Once upon a time, I had two fish: a pair of Bettas. Gandalf was a pale, blue-grey Betta who lived in a bowl in my office at work, and Saruman (it was the start of The Lord of the Rings movies. Hey, I didn't name them!), deep purple and crimson red, who had a magnificent, heated, ten-gallon tank all to himself on the bookcase at home. They were an impulse-purchase of a girlfriend and, along with the cat, rounded out our little menagerie.
As pets go, fish are low, low maintenance; and Bettas are tough as nails, but they don't last forever. By the time the LOTR trilogy had played out in theatres, both Gandalf and Saruman had gone to that big brandy snifter in the sky. For the fourth time in the fifteen years that I've owned it (rescued from my half-parents' Wunderkammer garage), my aquarium lay sterile and empty. Somewhere in the apartment is a box containing tiny, ceramic Greek ruins: Corinthian pillars and capitals.
When I described the sad sight of a barren, unused aquarium to a friend, lamenting the fact that I am, in fact, a dog person at heart, it was suggested that I use it instead to display books. Which are in no short supply around here.

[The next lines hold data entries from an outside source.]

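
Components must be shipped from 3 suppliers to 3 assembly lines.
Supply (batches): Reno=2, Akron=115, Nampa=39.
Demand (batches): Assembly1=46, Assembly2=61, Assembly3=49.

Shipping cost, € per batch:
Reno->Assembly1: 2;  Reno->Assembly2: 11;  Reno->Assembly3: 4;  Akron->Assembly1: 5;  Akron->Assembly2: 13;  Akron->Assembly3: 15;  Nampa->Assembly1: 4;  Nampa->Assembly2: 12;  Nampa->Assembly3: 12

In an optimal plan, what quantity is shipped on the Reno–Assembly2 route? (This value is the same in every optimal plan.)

The minimum-cost plan:
  Reno–Assembly3: 2 × €4 = €8
  Akron–Assembly1: 46 × €5 = €230
  Akron–Assembly2: 61 × €13 = €793
  Akron–Assembly3: 8 × €15 = €120
  Nampa–Assembly3: 39 × €12 = €468
Total cost = €1619.
The route Reno→Assembly2 is not used.

0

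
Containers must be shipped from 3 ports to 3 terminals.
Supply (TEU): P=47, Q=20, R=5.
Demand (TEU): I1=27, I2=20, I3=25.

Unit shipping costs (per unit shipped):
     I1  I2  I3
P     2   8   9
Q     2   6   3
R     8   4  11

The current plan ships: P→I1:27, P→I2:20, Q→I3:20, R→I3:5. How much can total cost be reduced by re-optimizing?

30

Current plan cost = 27·2 + 20·8 + 20·3 + 5·11 = 329.
Optimal plan:
  P→I1: 27 TEU
  P→I2: 15 TEU
  P→I3: 5 TEU
  Q→I3: 20 TEU
  R→I2: 5 TEU
Optimal cost = 299.
Saving = 329 − 299 = 30.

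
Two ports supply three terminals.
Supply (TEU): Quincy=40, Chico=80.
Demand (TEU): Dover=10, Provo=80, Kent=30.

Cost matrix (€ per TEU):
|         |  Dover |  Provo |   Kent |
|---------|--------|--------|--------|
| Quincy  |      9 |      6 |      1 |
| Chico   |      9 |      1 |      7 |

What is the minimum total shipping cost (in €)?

A cheapest plan:
  Quincy to Dover: 10 × €9 = €90
  Quincy to Kent: 30 × €1 = €30
  Chico to Provo: 80 × €1 = €80
Total = 90 + 30 + 80 = €200.
(Supply check: Quincy ships 40; Chico ships 80.)

200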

So I rounded up my scattered collection of hardcopy Henry Reed-related material, and created a sort of memorial, print terrarium:
I own barely enough books on Reed to fill even half the aquarium. There's a couple of (relatively) recent journals: Cartographic Perspectives (Fall 2001), which contains an excellent article by Professor Adele Haft on Reed's use of maps and atlases in his poem "A Map of Verona," and The London Magazine (April/May 2003), with a reflective article by Anthony Howell on Reed's posthumously-published and lesser-known poetry. The rest are Reed's scant published works, and a few tangential and reference items. In my mania, I actually bought a couple of tourist guidebooks that Reed may have used during his several trips to Italy, containing the maps of streets through which his "thoughts have hovered and paced."

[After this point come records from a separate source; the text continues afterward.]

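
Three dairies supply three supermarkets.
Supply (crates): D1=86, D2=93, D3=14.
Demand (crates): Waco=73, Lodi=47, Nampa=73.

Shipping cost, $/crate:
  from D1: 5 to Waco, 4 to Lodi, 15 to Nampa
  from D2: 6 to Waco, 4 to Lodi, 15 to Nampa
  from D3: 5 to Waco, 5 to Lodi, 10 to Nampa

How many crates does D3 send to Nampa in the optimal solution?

14

Optimal shipments:
  D1→Waco: 73 × $5 = $365
  D1→Nampa: 13 × $15 = $195
  D2→Lodi: 47 × $4 = $188
  D2→Nampa: 46 × $15 = $690
  D3→Nampa: 14 × $10 = $140
Total cost = $1578.
So D3→Nampa carries 14 crates.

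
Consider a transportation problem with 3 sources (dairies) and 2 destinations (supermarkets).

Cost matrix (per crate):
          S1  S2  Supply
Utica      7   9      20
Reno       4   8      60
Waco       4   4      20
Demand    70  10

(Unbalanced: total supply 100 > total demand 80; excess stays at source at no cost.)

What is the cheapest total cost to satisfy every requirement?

Optimal allocation:
  Reno->S1: 60 × 4 = 240
  Waco->S1: 10 × 4 = 40
  Waco->S2: 10 × 4 = 40
Total = 240 + 40 + 40 = 320.
(Supply check: Utica ships 0; Reno ships 60; Waco ships 20.)

320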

What's significant is what's missing: two volumes of Reed's radio plays, The Streets of Pompeii and Other Plays for Radio (BBC, 1971), and Hilda Tablet and Others: Four Pieces for Radio (BBC, 1971). The university library here in town has copies, so they've been low on my list of books to fill out my collection. But now, taking a good look at my sad, half-empty aquarium, I think I'm ready to make room for them. Maybe I'll add a "wishlist" to the blog, or even incorporate as a nonprofit — the Friends of the Henry Reed Terrarium — and set up a PayPal account to accept donations.